Едва не выгорело в № 67, и это было бы идеально. Но она предложила прекрасную комнату под самой крышей, окнами во двор. Мне пришлось изобразить страх перед испепеляющими лучами солнца. Мой хрупкий гений нуждается в северном освещении. А с окном на улицу никак нельзя?.. Увы, нет. И я уныло поплелся дальше и дошел до № 55, где перед фасадом сплетала ветки араукария и окна сильно страдали от глаукомы. Низкая калитка открылась со скрипом, расписавшись ржавчиной на моей ладони (Я ее приведу в порядок, мэм!), дверной звонок звонил, только если нажать его большим пальцем наискось с юго-юго-востока. Миссис Дайер оказалась крошечной; голова ее вращалась на тонкой шейке, как гелиотроп на стебле, а волосы прошли стадию белизны и желтели, как табачное пятно на цыганском пальце. У нее есть комната с окном на север, кино она и сама любила, пока глаза не сдали, и денег вперед ей не надо. Это было выше моих сил. С одной стороны, мне хотелось крикнуть ей: «Не доверяйтесь мне так, вы ведь меня не знаете, нельзя принимать на веру то, что вам говорят, это опасно, вы такая хрупкая, а я такой здоровенный»; а с другой стороны, подмывало шепнуть: «Я вас люблю, уедемте вместе вдаль, сядьте ко мне на колено, я всегда буду помнить вас. Вы так полны своим прошлым, а я так полон моим будущим».
Вместо этого я предложил:
— Хотите, я приведу в порядок вашу калитку?
— Она и так в полном порядке, — твердо ответила миссис Дайер, и меня захлестнула волна невыразимой нежности.
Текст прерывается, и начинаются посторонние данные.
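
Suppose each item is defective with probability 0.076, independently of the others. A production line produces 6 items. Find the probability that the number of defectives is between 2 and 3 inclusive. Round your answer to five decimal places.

X ~ Binomial(6, 0.076); P(2 ≤ X ≤ 3) = Σ C(6,k) p^k (1−p)^(6−k) over k:
  k=2: C(6,2)·0.076^2·0.924^4 = 0.0631548
  k=3: C(6,3)·0.076^3·0.924^3 = 0.0069261
Total = 0.0700809

0.07008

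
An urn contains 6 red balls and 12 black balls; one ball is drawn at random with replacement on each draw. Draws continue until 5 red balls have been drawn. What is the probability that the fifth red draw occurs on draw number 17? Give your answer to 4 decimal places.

0.0577

Y = trial on which the fifth success occurs; negative binomial, r=5, p=0.333333.
P(Y=17) = C(16,4) · p^5 · (1−p)^12
= 1820 · 0.0041152 · 0.0077073 = 0.057726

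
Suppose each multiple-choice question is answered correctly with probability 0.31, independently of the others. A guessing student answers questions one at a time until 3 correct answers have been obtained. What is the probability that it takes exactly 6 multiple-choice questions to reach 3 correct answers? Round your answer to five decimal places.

0.09787

Y = trial on which the third success occurs; negative binomial, r=3, p=0.31.
P(Y=6) = C(5,2) · p^3 · (1−p)^3
= 10 · 0.029791 · 0.32851 = 0.0978661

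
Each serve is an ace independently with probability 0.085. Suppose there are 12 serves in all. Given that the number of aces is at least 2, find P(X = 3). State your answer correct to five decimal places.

0.22356

X ~ Binomial(12, 0.085). Want P(X=3 | X≥2) = P(X=3) / P(X≥2).
P(X=3) = C(12,3)·0.085^3·0.915^9 = 0.0607392
P(X≥2) = 1 − 0.3443921 − 0.3839125 = 0.2716955
Ratio = 0.0607392 / 0.2716955 = 0.2235563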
Теперь, неделю спустя, я сижу здесь, наверху, в сени моей араукарии, и смотрю через сумеречную улицу, поджидая, когда вернется домой моя любимая. Она скоро появится и будет выгружать из машины покупки — рулоны двухслойных бумажных полотенец, молоко и масло, джемы и соленья, хлебы и рыб, и зеленую жидкость для мытья посуды, и слоновую коробку отвратительных засыпок, которые Стю употребляет на завтрак, бодро тряся по утрам над тарелкой, как маракасы: шш-чак-а-чак. Шш-чак-а-чак. Как мне удержаться и не съехать по стволу араукарии прямо вниз, чтобы помочь ей в разгрузке ее маленького автомобиля?
Хлебы и рыбы. Для Стюарта она всего лишь мастерица покупать продукты. А по мне, так она творит чудеса.
ДЖИЛИАН: Телефон зазвонил, когда я выгружала покупки. Я с улицы услышала звонок. Но у меня в обеих руках были полные сумки, под мышкой — батон, ключи от двери в зубах, ключи от машины еще в кармане. Я ногой захлопнула дверцу, опустила одну сумку, заперла машину, подхватила сумку и побежала к двери, а на крыльце остановилась, уронила батон, не могла найти ключи, поставила сумки, вспомнила, что держу ключи во рту, отперла дверь, вбежала, и в этот момент телефон замолчал.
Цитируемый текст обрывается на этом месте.